Вместе с дедами на выставке возникает образ Грозного, города, где прошло детство художника. Здесь можно упомянуть такие работы, как «Старый тополь», «Футбол 1942 года», «Тревожные огни», «Подстанция в грозу»… Грозный в работах автора — это окраина империи времен упадка и вместе с тем сна, уголок детского рая, озаренного золотыми лучами. Но в каждой картине грозненской серии зримо ощущается предчувствие другой грозы, той, что обратила его в руины во время русско-чеченской войны, среди которых еще долго будут возникать призраки атаки. Так метафора войны в произведениях Подскочина начинает оживать и тревожить все новыми мотивами, она разрастается во времени, проникает в современность, принимая очертания мифического древа русской войны.

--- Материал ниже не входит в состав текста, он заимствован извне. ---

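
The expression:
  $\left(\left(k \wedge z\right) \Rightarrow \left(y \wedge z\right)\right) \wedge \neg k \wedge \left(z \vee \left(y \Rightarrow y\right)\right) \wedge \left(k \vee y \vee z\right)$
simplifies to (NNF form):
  $\neg k \wedge \left(y \vee z\right)$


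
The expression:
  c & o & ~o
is never true.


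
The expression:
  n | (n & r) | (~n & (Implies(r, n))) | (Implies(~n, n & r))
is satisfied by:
  {n: True, r: False}
  {r: False, n: False}
  {r: True, n: True}


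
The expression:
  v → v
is always true.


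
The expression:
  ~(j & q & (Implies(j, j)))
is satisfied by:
  {q: False, j: False}
  {j: True, q: False}
  {q: True, j: False}


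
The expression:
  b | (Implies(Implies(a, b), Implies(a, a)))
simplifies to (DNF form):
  True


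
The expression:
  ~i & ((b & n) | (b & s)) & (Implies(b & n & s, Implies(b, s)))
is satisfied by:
  {n: True, s: True, b: True, i: False}
  {n: True, b: True, i: False, s: False}
  {s: True, b: True, i: False, n: False}


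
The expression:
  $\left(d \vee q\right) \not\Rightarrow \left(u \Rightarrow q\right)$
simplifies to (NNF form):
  $d \wedge u \wedge \neg q$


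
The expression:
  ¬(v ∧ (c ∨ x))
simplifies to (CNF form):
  (¬c ∨ ¬v) ∧ (¬v ∨ ¬x)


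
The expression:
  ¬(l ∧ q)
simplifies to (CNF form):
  ¬l ∨ ¬q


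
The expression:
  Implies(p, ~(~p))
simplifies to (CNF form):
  True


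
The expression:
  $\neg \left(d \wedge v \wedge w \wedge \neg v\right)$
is always true.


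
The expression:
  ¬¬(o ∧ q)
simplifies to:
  o ∧ q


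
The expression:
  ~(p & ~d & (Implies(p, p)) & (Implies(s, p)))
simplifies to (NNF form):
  d | ~p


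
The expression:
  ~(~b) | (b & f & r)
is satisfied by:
  {b: True}


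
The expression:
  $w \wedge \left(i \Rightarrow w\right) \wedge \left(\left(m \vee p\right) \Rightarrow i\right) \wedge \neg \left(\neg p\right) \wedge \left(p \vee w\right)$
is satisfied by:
  {i: True, p: True, w: True}


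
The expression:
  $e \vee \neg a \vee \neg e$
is always true.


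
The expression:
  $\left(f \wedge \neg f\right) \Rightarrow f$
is always true.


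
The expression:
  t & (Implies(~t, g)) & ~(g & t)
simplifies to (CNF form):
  t & ~g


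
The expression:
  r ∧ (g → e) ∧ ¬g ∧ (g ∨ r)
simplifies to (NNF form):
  r ∧ ¬g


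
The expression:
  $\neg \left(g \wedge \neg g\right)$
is always true.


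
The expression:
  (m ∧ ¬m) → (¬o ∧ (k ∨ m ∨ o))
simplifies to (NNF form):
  True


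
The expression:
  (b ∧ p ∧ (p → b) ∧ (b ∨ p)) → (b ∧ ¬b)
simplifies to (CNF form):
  ¬b ∨ ¬p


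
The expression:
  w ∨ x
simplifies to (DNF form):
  w ∨ x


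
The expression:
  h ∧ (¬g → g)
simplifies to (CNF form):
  g ∧ h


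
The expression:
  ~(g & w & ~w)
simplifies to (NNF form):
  True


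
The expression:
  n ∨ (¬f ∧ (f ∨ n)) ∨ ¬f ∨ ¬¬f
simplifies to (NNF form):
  True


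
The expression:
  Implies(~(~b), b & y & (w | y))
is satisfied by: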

И, конечно же, что весьма органично для творчества Подскочина, метафора войны на его выставке уходит своими корнями в библейскую почву. Триптих «Мелодия для Марии» и картина «Четыре всадника» обращаются к библейской поэзии, ее откровениям и пророчествам, ее жертвоприношениям и плачам. В то же время в этих работах пунктирно обозначена история человечества — в деталях, ассоциациях, перекличках образов. И четыре всадника Апокалипсиса исчезают на горизонте над морским ландшафтом с проливами и островами, похожими на акваторию Владивостока, увиденную с Орлиной сопки. И это тоже окраина империи, родственная той, в которой из библейских глубин неумолимо выплывают слова «Откровения Иоанна Богослова»: «И когда Он снял вторую печать, я слышал второе животное, говорящее: иди и смотри. // И вышел другой конь, рыжий; и сидящему на нем дано взять мир с земли, и чтобы убивали друг друга; и дан ему большой меч».
Выставка «Призрак атаки», на мой взгляд, не только живой, героический и красивый венок, положенный художником в подножье Великой Победы, но и смелый, гражданский поступок, сродни творческому подвигу. Одна из самых выразительных работ выставки — это «Полевой цветок», где на политом кровью поле русского боя, которое время обращает в золото, вырастает фантасмагорический цветок растерзанной человеческой плоти и разодранного железа танков и орудий, слитых воедино. Наверное, об этом поле писал поэт-фронтовик Арсений Тарковский: «Земля прозрачнее стекла, / И видно в ней, кого убили / И кто убил: на мертвой пыли / Горит печать добра и зла. / Поверх земли мятутся тени / Сошедших в землю поколений. / Им не уйти бы никуда / Из наших рук от самосуда, / Когда б такого же суда / Не ждали мы невесть откуда».